Это не единственный пример грубости. Вчера Чернов получил двойку по алгебре, и опять повторилась старая история. Вдобавок он швырнул мне задачник Ларичева, купленный мной для него. После уроков Чернов в ответ на мое требование прийти с матерью заявил угрожающе: «Вам не жить на свете, если вы меня из школы исключите». Характеризуя нынешний облик Чернова, я не могу не заметить, что он в своих репликах пропагандирует употребление спиртных напитков. Я много внимания уделял Валерию Чернову. Строгие меры, примененные мной к нему, не дали положительных результатов. Тогда я решил подойти как старший друг. Чернов воспринял это как мою слабость и распоясался вконец. Для себя считаю невозможным дальнейшую работу в классе, где учится Чернов. С сожалением констатирую, что много усилий, потраченных на воспитание Чернова, оказались тщетными. Еще раз заявляю, что считаю для себя невозможным дальнейшую работу в одном классе с Валерием Черновым. Учитель математики А. Рубинский».

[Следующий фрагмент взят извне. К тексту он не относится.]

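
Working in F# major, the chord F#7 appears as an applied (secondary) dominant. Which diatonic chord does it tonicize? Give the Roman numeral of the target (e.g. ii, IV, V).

IV

The chord is a dominant seventh chord on F#.
A dominant resolves down a perfect fifth: F# → B. In F# major, B is scale degree 4, i.e. IV.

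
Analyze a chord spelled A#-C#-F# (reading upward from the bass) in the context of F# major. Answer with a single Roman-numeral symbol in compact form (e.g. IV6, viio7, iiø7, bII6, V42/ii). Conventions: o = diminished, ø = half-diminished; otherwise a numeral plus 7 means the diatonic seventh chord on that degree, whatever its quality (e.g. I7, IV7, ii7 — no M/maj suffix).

Stacked in thirds the chord is F#-A#-C#: a major triad on F#.
F# is scale degree 1 in F# major, and a major triad on that degree is written I.
With A# in the bass the chord is in first inversion, so the figured bass is 6.

I6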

Припомнилась мне эта докладная теперь, в доме Бреттеров, и от этого усилилась неприязнь к Рубинскому. Я во что бы то ни стало хотел любить Чернова-сына. Я хотел ему однажды рассказать о себе. О том, что лишился отца. О том, что я не озлобился и не хочу вымещать на ком-то свое горе.
И теперь мне. захотелось защитить Чернова. И я глядел на Екатерину Ивановну, ждал ее поддержки. Это о ней Чернов твердил всем: «Екатерина Ивановна — лучший в мире учитель!» — и Екатерина Ивановна демонстрировала свое доброе отношение к Чернову: «Настоящий самородок!» А здесь в споре она назвала его подонком. И во мне все вскипело. И так сдавило горло, что я едва ли мог сказать хотя бы одно слово. Моего смятения никто не заметил. Я тихо сел в уголочке, так что все мне были видны, и приготовился к сопротивлению. Я решил выбрать удобный момент и сказать: «А к чему, собственно, можно прийти, если я дальше утверждать формулу: сын в ответе за отца, а отец за сына…»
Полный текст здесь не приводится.